Islamic Schools. That’s a good one! I have only heard of one good one, Al Iman School. They have a boys and girls school. The people are on the Sunnah. Again I can not vouch for their Salafiyyah, because everyday we are learning that people that we considered Salafee yesterday are hizbees today wa authoo billahi min dhalik! Unlike Saudi where you can place your child in the government school and know that they are getting the correct deen taught there, I don’t know what they teach in the Bahrain Government School. I did hear from one Bahraini friend of mine, that has been teaching in the schools for 20 years, is that they teach Islamic studies from both the sunnah and the rafadih creed. Most private schools are International. In the gulf this means, if your child gets kicked out of school or fails too many times, send them to private school, where your money talks. You will find the worst students there. They expect you to cheat for them. They are coed schools, with music classes and either very little Quran or no Quran at all. A lot of Bahrainis have opted to put their children in the many Catholic Schools there. However, there are some islamic schools there but you have to search. They are not advertised like the international schools, can you blame them?

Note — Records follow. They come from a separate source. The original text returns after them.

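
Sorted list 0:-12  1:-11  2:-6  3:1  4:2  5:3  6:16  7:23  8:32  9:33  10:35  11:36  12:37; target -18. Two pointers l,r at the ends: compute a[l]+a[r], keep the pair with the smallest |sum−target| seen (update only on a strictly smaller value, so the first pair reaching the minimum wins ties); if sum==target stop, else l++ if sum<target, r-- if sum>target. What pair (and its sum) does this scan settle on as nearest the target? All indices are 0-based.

pair (-12, -6) with sum -18 (|Δ|=0)

[0,12] -12+37=25 d=43 * → r--
[0,11] -12+36=24 d=42 * → r--
[0,10] -12+35=23 d=41 * → r--
[0,9] -12+33=21 d=39 * → r--
[0,8] -12+32=20 d=38 * → r--
[0,7] -12+23=11 d=29 * → r--
[0,6] -12+16=4 d=22 * → r--
[0,5] -12+3=-9 d=9 * → r--
[0,4] -12+2=-10 d=8 * → r--
[0,3] -12+1=-11 d=7 * → r--
[0,2] -12+-6=-18 d=0 * → stop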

Healthcare. Masha’Allah, I was very pleased with the healthcare in Bahrain. The facilities are adequate and clean (well they don’t change the sheets at the government clinics on ob/gy visits…so don’t be surprised it you get someone elses ultrasound gel on you…yuck!). There is one main government hospital, Salmaniyyah General Hospital and each community has a neighborhood clinic. If you have a CPR card then medical care is free. I did not get my card for 4 months, so I would go to the emergency room if my family needed help and we were given temporary CPR numbers. There are many private hospitals, but they are not equipped to handle trama and other very serious cases. The sunni muslims usually go to the private hospitals (the sunnis though few in number are the ruling party and the wealthiest..the shiaa are very poor). I was admited to the hospital on 3 diffrent occasions and had over 10 roommates….not one of them were Sunni (let alone salafi). It was funny because they would all come in with similar names. Fatima Ali Hasan or Fatima Ali Hussain, or Fatima Hasan Jafar (or any combination of those). Most of the Bahraini Staff (most support staff and evening nurses are indian) are Shiaa (but the private hospitals that pay more and charge more have sunni staff). I had a nurse ask me why I named my daughter Ramlah. I told her I named her after the wife of RasulAllah Alayhi salaat wa Salaam, Umm Habibah bint Abu Sufyan. She then informed me that Ramlah (along with zaynab) is one of the few names that both the sunni and shiaa use, because ramlah was the daughter of Al Hussain…I was like…ok.
I hoped this helped some. I don’t want to give the impression that I have the hook up on getting people over there. I don’t. I can only help answer some questions and maybe find out some information, but how to get there will be up to your families. We did not find Bahrain ideal and was even disappointed at times, but there is no perfect place and at least you childrens islamic identitity will not be hard to develope. Welcome to being a stranger among the muslims!